Un autre exemple de cette démarche provient de Nouvelle-Aquitaine. Trois villages, Roussines, Maisonnais-sur-Tardoire et Busserolles, reliés par un pont, le pont Rouchaud, situés à l’intersection de cette nouvelle grande région, ne communiquent que très peu. Les maires de ces trois communes ressentent le besoin de créer une culture commune et saisissent l’action des Nouveaux commanditaires pour ce faire. Ils s’associent aux habitants pour commencer à travailler ensemble sur un récit. La matière qui permet de créer un lien social s’élabore petit à petit dans le processus de la commande qui devrait aboutir à un roman graphique. Cette commande en cours a déjà permis d’établir des premiers contacts entre les habitants des trois villages, qui se déplacent désormais davantage dans les communes voisines.

Le Messager, un chariot d’entretien original pour les agents

Dans le cas d’Habitat Sud Atlantic, l’office public de l’habitat intervenant en Pays basque, une réflexion s’engage sur la manière d’améliorer le quotidien des agents d’entretien d’un immeuble situé à Bayonne. Les agents ainsi que des cadres du groupe se réunissent afin de passer commande auprès d’un groupe d’artistes et de designers, Normal Studio. La commande consiste à créer un outil d’entretien pour améliorer leur quotidien. Normal Studio conçoit Le Messager, un chariot d’un type nouveau qui emprunte à l’univers du cycle. Les designers et les commanditaires apportent des ajustements au prototype, puis une entreprise agenaise en conçoit 30 exemplaires. En parallèle, les agents d’entretien travaillent avec des journalistes sur une série de messages ludiques, amusants et décalés, qu’ils afficheront sur leurs chariots d’entretien chaque matin, afin d’engager une conversation avec les habitants des immeubles. Dans ce cas précis, le travail mené avec les artistes permet aux agents de créer leur propre objet. Le processus est tout aussi intéressant que le résultat.

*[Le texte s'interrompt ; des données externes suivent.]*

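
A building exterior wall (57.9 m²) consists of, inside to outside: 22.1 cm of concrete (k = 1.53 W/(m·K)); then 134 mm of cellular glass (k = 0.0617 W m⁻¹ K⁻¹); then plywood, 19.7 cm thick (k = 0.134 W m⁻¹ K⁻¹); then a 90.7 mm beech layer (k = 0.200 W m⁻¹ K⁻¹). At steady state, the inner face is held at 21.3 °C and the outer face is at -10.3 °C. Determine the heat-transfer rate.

Treat each layer as a resistance in series:
  R_concrete = L/(kA) = 0.221/(1.53·57.9) = 0.002495 K/W
  R_cellular glass = L/(kA) = 0.134/(0.0617·57.9) = 0.03751 K/W
  R_plywood = L/(kA) = 0.197/(0.134·57.9) = 0.02539 K/W
  R_beech = L/(kA) = 0.0907/(0.200·57.9) = 0.007832 K/W
ΣR = 0.002495 + 0.03751 + 0.02539 + 0.007832 = 0.07323 K/W
Q = ΔT/ΣR = (21.3 °C − -10.3 °C)/0.07323 = 432 W

Q = 432 W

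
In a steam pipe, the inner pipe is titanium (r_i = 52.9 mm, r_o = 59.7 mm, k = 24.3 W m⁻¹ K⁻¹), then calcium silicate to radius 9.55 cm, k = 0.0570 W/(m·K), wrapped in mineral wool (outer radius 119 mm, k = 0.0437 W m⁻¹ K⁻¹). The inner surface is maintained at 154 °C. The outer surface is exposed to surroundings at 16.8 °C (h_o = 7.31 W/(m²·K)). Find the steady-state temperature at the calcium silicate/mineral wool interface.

T = 75.6 °C

Resistance network (inner→outer):
  R'_titanium = ln(0.0597/0.0529)/(2πk) = 0.1209/(2π·24.3) = 7.920×10^-4 m·K/W
  R'_calcium silicate = ln(0.0955/0.0597)/(2πk) = 0.4698/(2π·0.0570) = 1.312 m·K/W
  R'_mineral wool = ln(0.119/0.0955)/(2πk) = 0.2200/(2π·0.0437) = 0.8012 m·K/W
  R'_conv,out = 1/(2πr h) = 1/(2π·0.119·7.31) = 0.1830 m·K/W
ΣR = 7.920×10^-4 + 1.312 + 0.8012 + 0.1830 = 2.297 m·K/W
Q' = ΔT/ΣR = (154 °C − 16.8 °C)/2.297 = 59.73 W/m
From the inner boundary to the calcium silicate/mineral wool interface, ΣR_partial = 1.313 m·K/W.
T_interface = T_in − Q'·ΣR_partial = 154 °C − (59.73)(1.313) = 75.6 °C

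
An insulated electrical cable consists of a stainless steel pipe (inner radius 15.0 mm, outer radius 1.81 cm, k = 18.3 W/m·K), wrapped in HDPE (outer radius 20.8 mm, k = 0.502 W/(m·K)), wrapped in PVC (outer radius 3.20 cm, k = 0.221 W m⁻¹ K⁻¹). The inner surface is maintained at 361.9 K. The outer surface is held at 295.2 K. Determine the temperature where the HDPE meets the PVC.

Series thermal resistances, inner to outer:
  R'_stainless steel = ln(0.0181/0.0150)/(2πk) = 0.1879/(2π·18.3) = 0.001634 m·K/W
  R'_HDPE = ln(0.0208/0.0181)/(2πk) = 0.1390/(2π·0.502) = 0.04408 m·K/W
  R'_PVC = ln(0.0320/0.0208)/(2πk) = 0.4308/(2π·0.221) = 0.3102 m·K/W
ΣR = 0.001634 + 0.04408 + 0.3102 = 0.3559 m·K/W
Q' = ΔT/ΣR = (361.9 K − 295.2 K)/0.3559 = 187.4 W/m
From the inner boundary to the HDPE/PVC interface, ΣR_partial = 0.04571 m·K/W.
T_interface = T_in − Q'·ΣR_partial = 361.9 K − (187.4)(0.04571) = 353.3 K

T = 353.3 K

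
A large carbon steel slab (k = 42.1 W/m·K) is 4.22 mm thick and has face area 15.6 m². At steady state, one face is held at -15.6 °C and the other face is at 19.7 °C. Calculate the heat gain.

Q = kA·ΔT/L = 42.1 × 15.6 × |-15.6 °C − 19.7 °C| / 0.00422 = 5.49×10^6 W

Q = 5.49×10^6 W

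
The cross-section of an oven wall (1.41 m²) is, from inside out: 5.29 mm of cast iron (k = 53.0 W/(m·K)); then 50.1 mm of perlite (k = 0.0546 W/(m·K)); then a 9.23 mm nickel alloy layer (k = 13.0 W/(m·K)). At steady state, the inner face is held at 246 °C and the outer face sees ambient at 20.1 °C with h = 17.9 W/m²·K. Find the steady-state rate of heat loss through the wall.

Treat each layer as a resistance in series:
  R_cast iron = L/(kA) = 0.00529/(53.0·1.41) = 7.079×10^-5 K/W
  R_perlite = L/(kA) = 0.0501/(0.0546·1.41) = 0.6508 K/W
  R_nickel alloy = L/(kA) = 0.00923/(13.0·1.41) = 5.035×10^-4 K/W
  R_conv,out = 1/(hA) = 1/(17.9·1.41) = 0.03962 K/W
ΣR = 7.079×10^-5 + 0.6508 + 5.035×10^-4 + 0.03962 = 0.6910 K/W
Q = ΔT/ΣR = (246 °C − 20.1 °C)/0.6910 = 327 W

Q = 327 W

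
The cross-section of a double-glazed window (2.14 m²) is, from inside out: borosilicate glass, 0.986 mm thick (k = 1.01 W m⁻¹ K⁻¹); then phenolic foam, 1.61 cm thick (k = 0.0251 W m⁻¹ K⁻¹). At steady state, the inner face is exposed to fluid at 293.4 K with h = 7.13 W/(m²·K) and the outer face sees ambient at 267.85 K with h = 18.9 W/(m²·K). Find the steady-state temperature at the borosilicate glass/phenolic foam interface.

Treat each layer as a resistance in series:
  R_conv,in = 1/(hA) = 1/(7.13·2.14) = 0.06554 K/W
  R_borosilicate glass = L/(kA) = 9.86×10^-4/(1.01·2.14) = 4.562×10^-4 K/W
  R_phenolic foam = L/(kA) = 0.0161/(0.0251·2.14) = 0.2997 K/W
  R_conv,out = 1/(hA) = 1/(18.9·2.14) = 0.02472 K/W
ΣR = 0.06554 + 4.562×10^-4 + 0.2997 + 0.02472 = 0.3904 K/W
Q = ΔT/ΣR = (293.4 K − 267.85 K)/0.3904 = 65.45 W
From the inner boundary to the borosilicate glass/phenolic foam interface, ΣR_partial = 0.06600 K/W.
T_interface = T_in − Q·ΣR_partial = 293.4 K − (65.45)(0.06600) = 289.1 K

T = 289.1 K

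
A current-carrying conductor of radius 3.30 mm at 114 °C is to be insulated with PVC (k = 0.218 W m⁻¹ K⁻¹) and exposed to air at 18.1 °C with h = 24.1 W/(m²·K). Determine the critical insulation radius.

For a cylinder, r_cr = k_ins/h = 0.218/24.1 = 0.00905 m = 0.905 cm

r_cr = 0.905 cm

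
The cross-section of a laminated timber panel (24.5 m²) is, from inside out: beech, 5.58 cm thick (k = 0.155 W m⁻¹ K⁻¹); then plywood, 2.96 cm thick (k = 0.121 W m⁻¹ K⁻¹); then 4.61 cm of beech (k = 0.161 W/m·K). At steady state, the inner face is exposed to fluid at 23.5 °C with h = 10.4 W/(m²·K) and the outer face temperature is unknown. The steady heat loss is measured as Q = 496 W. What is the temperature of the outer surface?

T_out = 3.52 °C

Series resistances:
  R_conv,in = 1/(hA) = 1/(10.4·24.5) = 0.003925 K/W
  R_beech = L/(kA) = 0.0558/(0.155·24.5) = 0.01469 K/W
  R_plywood = L/(kA) = 0.0296/(0.121·24.5) = 0.009985 K/W
  R_beech = L/(kA) = 0.0461/(0.161·24.5) = 0.01169 K/W
ΣR = 0.04029 K/W
ΔT = Q·ΣR = 496 × 0.04029 = 19.98 K
Heat flows outward, so T_out = T_in − ΔT = 23.5 − 19.98 = 3.52 °C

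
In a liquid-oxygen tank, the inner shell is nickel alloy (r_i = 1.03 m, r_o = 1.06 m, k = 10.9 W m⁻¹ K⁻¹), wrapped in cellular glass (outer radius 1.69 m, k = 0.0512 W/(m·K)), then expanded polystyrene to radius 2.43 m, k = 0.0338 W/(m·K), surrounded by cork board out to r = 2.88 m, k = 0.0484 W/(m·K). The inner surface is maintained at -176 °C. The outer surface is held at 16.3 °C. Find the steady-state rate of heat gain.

Treat each layer as a resistance in series:
  R_nickel alloy = (1/1.03 − 1/1.06)/(4πk) = 0.02748/(4π·10.9) = 2.006×10^-4 K/W
  R_cellular glass = (1/1.06 − 1/1.69)/(4πk) = 0.3517/(4π·0.0512) = 0.5466 K/W
  R_expanded polystyrene = (1/1.69 − 1/2.43)/(4πk) = 0.1802/(4π·0.0338) = 0.4242 K/W
  R_cork board = (1/2.43 − 1/2.88)/(4πk) = 0.06430/(4π·0.0484) = 0.1057 K/W
ΣR = 2.006×10^-4 + 0.5466 + 0.4242 + 0.1057 = 1.077 K/W
Q = ΔT/ΣR = (-176 °C − 16.3 °C)/1.077 = -179 W
(Negative Q ⇒ heat flows inward; heat gain = 179 W.)

Q = 179 W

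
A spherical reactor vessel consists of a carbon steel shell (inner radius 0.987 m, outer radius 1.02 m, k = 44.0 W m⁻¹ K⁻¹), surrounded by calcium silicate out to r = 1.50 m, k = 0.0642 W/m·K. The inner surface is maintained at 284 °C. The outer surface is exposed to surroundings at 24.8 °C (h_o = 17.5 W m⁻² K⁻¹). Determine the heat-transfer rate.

Q = 663 W

Resistance network (inner→outer):
  R_carbon steel = (1/0.987 − 1/1.02)/(4πk) = 0.03278/(4π·44.0) = 5.928×10^-5 K/W
  R_calcium silicate = (1/1.02 − 1/1.50)/(4πk) = 0.3137/(4π·0.0642) = 0.3889 K/W
  R_conv,out = 1/(4πr²h) = 1/(4π·1.50²·17.5) = 0.002021 K/W
ΣR = 5.928×10^-5 + 0.3889 + 0.002021 = 0.3910 K/W
Q = ΔT/ΣR = (284 °C − 24.8 °C)/0.3910 = 663 W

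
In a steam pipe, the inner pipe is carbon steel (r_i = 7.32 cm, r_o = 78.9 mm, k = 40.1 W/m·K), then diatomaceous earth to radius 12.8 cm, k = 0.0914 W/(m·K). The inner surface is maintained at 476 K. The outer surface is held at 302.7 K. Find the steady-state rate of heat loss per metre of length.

Treat each layer as a resistance in series:
  R'_carbon steel = ln(0.0789/0.0732)/(2πk) = 0.07499/(2π·40.1) = 2.976×10^-4 m·K/W
  R'_diatomaceous earth = ln(0.128/0.0789)/(2πk) = 0.4838/(2π·0.0914) = 0.8425 m·K/W
ΣR = 2.976×10^-4 + 0.8425 = 0.8428 m·K/W
Q' = ΔT/ΣR = (476 K − 302.7 K)/0.8428 = 206 W/m

Q' = 206 W/m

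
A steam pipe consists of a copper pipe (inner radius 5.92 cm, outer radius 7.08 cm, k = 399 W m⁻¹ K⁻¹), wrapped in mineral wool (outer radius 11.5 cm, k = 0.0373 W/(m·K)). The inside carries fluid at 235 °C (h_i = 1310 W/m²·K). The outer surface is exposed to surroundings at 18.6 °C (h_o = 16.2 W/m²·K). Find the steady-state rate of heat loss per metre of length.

Series thermal resistances, inner to outer:
  R'_conv,in = 1/(2πr h) = 1/(2π·0.0592·1310) = 0.002052 m·K/W
  R'_copper = ln(0.0708/0.0592)/(2πk) = 0.1789/(2π·399) = 7.138×10^-5 m·K/W
  R'_mineral wool = ln(0.115/0.0708)/(2πk) = 0.4851/(2π·0.0373) = 2.070 m·K/W
  R'_conv,out = 1/(2πr h) = 1/(2π·0.115·16.2) = 0.08543 m·K/W
ΣR = 0.002052 + 7.138×10^-5 + 2.070 + 0.08543 = 2.158 m·K/W
Q' = ΔT/ΣR = (235 °C − 18.6 °C)/2.158 = 100 W/m

Q' = 100 W/m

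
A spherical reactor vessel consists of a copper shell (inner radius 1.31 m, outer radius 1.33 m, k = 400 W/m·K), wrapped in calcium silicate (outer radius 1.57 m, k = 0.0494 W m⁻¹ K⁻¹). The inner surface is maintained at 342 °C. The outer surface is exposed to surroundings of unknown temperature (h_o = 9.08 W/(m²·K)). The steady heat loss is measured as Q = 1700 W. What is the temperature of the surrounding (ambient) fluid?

Series resistances:
  R_copper = (1/1.31 − 1/1.33)/(4πk) = 0.01148/(4π·400) = 2.284×10^-6 K/W
  R_calcium silicate = (1/1.33 − 1/1.57)/(4πk) = 0.1149/(4π·0.0494) = 0.1851 K/W
  R_conv,out = 1/(4πr²h) = 1/(4π·1.57²·9.08) = 0.003556 K/W
ΣR = 0.1887 K/W
ΔT = Q·ΣR = 1700 × 0.1887 = 320.8 K
Heat flows outward, so T_out = T_in − ΔT = 342 − 320.8 = 21.2 °C

T_out = 21.2 °C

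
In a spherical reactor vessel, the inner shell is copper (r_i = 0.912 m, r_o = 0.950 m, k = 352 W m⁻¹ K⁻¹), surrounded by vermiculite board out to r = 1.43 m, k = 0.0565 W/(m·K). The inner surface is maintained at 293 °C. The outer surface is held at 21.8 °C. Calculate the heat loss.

Series thermal resistances, inner to outer:
  R_copper = (1/0.912 − 1/0.950)/(4πk) = 0.04386/(4π·352) = 9.915×10^-6 K/W
  R_vermiculite board = (1/0.950 − 1/1.43)/(4πk) = 0.3533/(4π·0.0565) = 0.4976 K/W
ΣR = 9.915×10^-6 + 0.4976 = 0.4976 K/W
Q = ΔT/ΣR = (293 °C − 21.8 °C)/0.4976 = 545 W

Q = 545 W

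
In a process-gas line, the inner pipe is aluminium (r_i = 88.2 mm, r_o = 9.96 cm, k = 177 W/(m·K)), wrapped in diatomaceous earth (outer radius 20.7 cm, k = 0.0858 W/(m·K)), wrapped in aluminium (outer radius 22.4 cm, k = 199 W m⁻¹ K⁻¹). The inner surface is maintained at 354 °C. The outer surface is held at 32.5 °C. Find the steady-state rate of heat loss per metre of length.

Q' = 237 W/m

Resistance network (inner→outer):
  R'_aluminium = ln(0.0996/0.0882)/(2πk) = 0.1216/(2π·177) = 1.093×10^-4 m·K/W
  R'_diatomaceous earth = ln(0.207/0.0996)/(2πk) = 0.7316/(2π·0.0858) = 1.357 m·K/W
  R'_aluminium = ln(0.224/0.207)/(2πk) = 0.07893/(2π·199) = 6.312×10^-5 m·K/W
ΣR = 1.093×10^-4 + 1.357 + 6.312×10^-5 = 1.357 m·K/W
Q' = ΔT/ΣR = (354 °C − 32.5 °C)/1.357 = 237 W/m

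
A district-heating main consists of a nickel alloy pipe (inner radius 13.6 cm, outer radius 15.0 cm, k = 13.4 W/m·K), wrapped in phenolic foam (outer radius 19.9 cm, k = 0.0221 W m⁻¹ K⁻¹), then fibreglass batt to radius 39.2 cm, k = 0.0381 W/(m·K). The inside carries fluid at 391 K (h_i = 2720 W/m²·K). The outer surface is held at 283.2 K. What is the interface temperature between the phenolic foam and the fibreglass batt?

T = 345.9 K

Resistance network (inner→outer):
  R'_conv,in = 1/(2πr h) = 1/(2π·0.136·2720) = 4.302×10^-4 m·K/W
  R'_nickel alloy = ln(0.150/0.136)/(2πk) = 0.09798/(2π·13.4) = 0.001164 m·K/W
  R'_phenolic foam = ln(0.199/0.150)/(2πk) = 0.2827/(2π·0.0221) = 2.036 m·K/W
  R'_fibreglass batt = ln(0.392/0.199)/(2πk) = 0.6780/(2π·0.0381) = 2.832 m·K/W
ΣR = 4.302×10^-4 + 0.001164 + 2.036 + 2.832 = 4.870 m·K/W
Q' = ΔT/ΣR = (391 K − 283.2 K)/4.870 = 22.14 W/m
From the inner boundary to the phenolic foam/fibreglass batt interface, ΣR_partial = 2.038 m·K/W.
T_interface = T_in − Q'·ΣR_partial = 391 K − (22.14)(2.038) = 345.9 K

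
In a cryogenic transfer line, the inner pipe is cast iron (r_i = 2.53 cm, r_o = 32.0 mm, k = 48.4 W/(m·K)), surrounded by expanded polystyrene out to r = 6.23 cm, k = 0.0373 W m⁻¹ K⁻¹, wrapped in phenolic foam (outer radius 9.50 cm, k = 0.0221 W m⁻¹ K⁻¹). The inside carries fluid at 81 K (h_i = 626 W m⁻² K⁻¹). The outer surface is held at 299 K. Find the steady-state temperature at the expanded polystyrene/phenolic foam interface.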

Une œuvre d’art à la Pitié Salpêtrière

Enfin, un projet en cours à l’hôpital de la Pitié Salpêtrière a été commandé par un groupe composé essentiellement de médecins pneumologues. Ils s’interrogent sur le côté méconnu des maladies respiratoires et leur aspect transmissible. Lorsque l’on se trouve à proximité d’une personne respirant mal, on a l’impression soi-même de respirer avec difficulté. Ce projet expérimental utilisera l’intelligence artificielle (IA) et la robotique pour créer une œuvre d’art attractive, intéressante à regarder qui se mettra à respirer en empathie avec la personne la contemplant. L’objectif sera d’amener la personne à mieux respirer.